Anaheim Ducks defenseman Clayton Stoner has been banned from hunting for three years and fined $10,000 for killing a grizzly bear on British Columbia’s central coast nearly three years ago.


Stoner acknowledged through his lawyer Wednesday that he had breached the provincial Wildlife Act during the hunt in May 2013. Lawyer Marvin Stern said his client mistakenly believed he was qualified to participate as a resident.

The hockey star wasn’t in the Abbotsford courtroom, but Stern pleaded guilty on Stoner's behalf to hunting without a license. Provincial court Judge Brent Hoy accepted that Stoner thought he was qualified as a resident, but the law had still been breached.

“If one hunts, then one must do so responsibility,” he said.

Stoner, who was with the Minnesota Wild at the time, had been widely criticized by animal rights groups after pictures of the NHL player holding the severed head and paws of the bear were made public.


But the bigger issue to many wildlife and nature advocates was hunting in general.

The incident had reignited passions over the hunting issue that has long divided British Columbia. The provincial government hands out 300 licenses each year and hunting generates more than $300-million in annual revenue for the state.

The government did drop four other charges against Stoner, including knowingly making a false statement to obtain a hunting license, hunting out of season and unlawfully possessing dead wildlife.

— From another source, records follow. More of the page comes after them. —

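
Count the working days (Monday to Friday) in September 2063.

20 weekdays

2063-09-01 is a Saturday.
That's 30 days from start to end, counting both.
30 = 7 × 4 + 2, so there are 4 full weeks plus 2 extra days.
Each full week contributes 5 weekdays (Mon–Fri): 4 × 5 = 20.
The 2 extra days are Saturday, Sunday — none qualify.
Total: 20 + 0 = 20.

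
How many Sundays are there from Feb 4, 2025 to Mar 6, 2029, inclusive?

213

Feb 4, 2025 is a Tuesday.
The range spans 1492 days (inclusive of both endpoints).
1492 = 7 × 213 + 1, so there are 213 full weeks plus 1 extra day.
Each full week contributes one Sunday: 213 so far.
The 1 extra day is Tuesday — none qualify.
Total: 213 + 0 = 213.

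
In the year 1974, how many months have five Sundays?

A month has five Sundays exactly when Sunday falls within its first (length − 28) days.
Jan: 31 days, starts Tue → 5 of Tue, Wed, Thu
Feb: 28 days, starts Fri → 5 of (none)
Mar: 31 days, starts Fri → 5 of Fri, Sat, Sun ✓
Apr: 30 days, starts Mon → 5 of Mon, Tue
May: 31 days, starts Wed → 5 of Wed, Thu, Fri
Jun: 30 days, starts Sat → 5 of Sat, Sun ✓
Jul: 31 days, starts Mon → 5 of Mon, Tue, Wed
Aug: 31 days, starts Thu → 5 of Thu, Fri, Sat
Sep: 30 days, starts Sun → 5 of Sun, Mon ✓
Oct: 31 days, starts Tue → 5 of Tue, Wed, Thu
Nov: 30 days, starts Fri → 5 of Fri, Sat
Dec: 31 days, starts Sun → 5 of Sun, Mon, Tue ✓
Months with five Sundays: Mar, Jun, Sep, Dec.

4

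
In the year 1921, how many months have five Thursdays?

4

A month has five Thursdays exactly when Thursday falls within its first (length − 28) days.
Jan: 31 days, starts Sat → 5 of Sat, Sun, Mon
Feb: 28 days, starts Tue → 5 of (none)
Mar: 31 days, starts Tue → 5 of Tue, Wed, Thu ✓
Apr: 30 days, starts Fri → 5 of Fri, Sat
May: 31 days, starts Sun → 5 of Sun, Mon, Tue
Jun: 30 days, starts Wed → 5 of Wed, Thu ✓
Jul: 31 days, starts Fri → 5 of Fri, Sat, Sun
Aug: 31 days, starts Mon → 5 of Mon, Tue, Wed
Sep: 30 days, starts Thu → 5 of Thu, Fri ✓
Oct: 31 days, starts Sat → 5 of Sat, Sun, Mon
Nov: 30 days, starts Tue → 5 of Tue, Wed
Dec: 31 days, starts Thu → 5 of Thu, Fri, Sat ✓
Months with five Thursdays: Mar, Jun, Sep, Dec.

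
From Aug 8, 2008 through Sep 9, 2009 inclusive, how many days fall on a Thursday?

Aug 8, 2008 is a Friday.
That's 398 days from start to end, counting both.
398 = 7 × 56 + 6, so there are 56 full weeks plus 6 extra days.
Each full week contributes one Thursday: 56 so far.
The 6 extra days are Fri, Sat, Sun, Mon, Tue, Wed — none qualify.
Total: 56 + 0 = 56.

56 Thursdays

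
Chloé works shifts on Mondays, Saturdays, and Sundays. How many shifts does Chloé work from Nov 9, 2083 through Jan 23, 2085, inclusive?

Nov 9, 2083 is a Tuesday.
The range spans 442 days (inclusive of both endpoints).
442 = 7 × 63 + 1, so there are 63 full weeks plus 1 extra day.
Each full week contributes 3 days from the set (Mon, Sat, Sun): 63 × 3 = 189.
The 1 extra day is Tuesday — none qualify.
Total: 189 + 0 = 189.

189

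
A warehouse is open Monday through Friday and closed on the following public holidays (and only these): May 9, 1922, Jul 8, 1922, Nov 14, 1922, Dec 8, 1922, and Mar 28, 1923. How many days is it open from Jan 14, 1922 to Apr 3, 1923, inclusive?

313

Jan 14, 1922 is a Saturday.
That's 445 days from start to end, counting both.
445 = 7 × 63 + 4, so there are 63 full weeks plus 4 extra days.
Each full week contributes 5 weekdays (Mon–Fri): 63 × 5 = 315.
The 4 extra days are Saturday, Sunday, Monday, Tuesday — 2 of them qualify.
Total: 315 + 2 = 317.
Holidays: May 9, 1922 (Tue); Jul 8, 1922 (Sat); Nov 14, 1922 (Tue); Dec 8, 1922 (Fri); Mar 28, 1923 (Wed).
4 of the 5 holidays fall on weekdays; the rest are weekends and were already excluded.
Business days: 317 − 4 = 313.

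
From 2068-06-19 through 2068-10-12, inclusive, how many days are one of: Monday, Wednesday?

33

2068-06-19 is a Tuesday.
From 2068-06-19 to 2068-10-12 is 116 days inclusive.
116 = 7 × 16 + 4, so there are 16 full weeks plus 4 extra days.
Each full week contributes 2 days from the set (Mon, Wed): 16 × 2 = 32.
The 4 extra days are Tue, Wed, Thu, Fri — 1 of them qualifies.
Total: 32 + 1 = 33.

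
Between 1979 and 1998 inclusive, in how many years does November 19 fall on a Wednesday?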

Stoner, who’s originally from Port McNeill on Vancouver Island, owns a home in Langford, B.C. To obtain a commercial trophy license, a hunter must reside in B.C. for at least half of each of six months in the previous year.

“For an NHL player ... they’re going to be out of the province for at least seven months,” Cryder told the court. “He hasn’t, in fact, qualified as a resident.”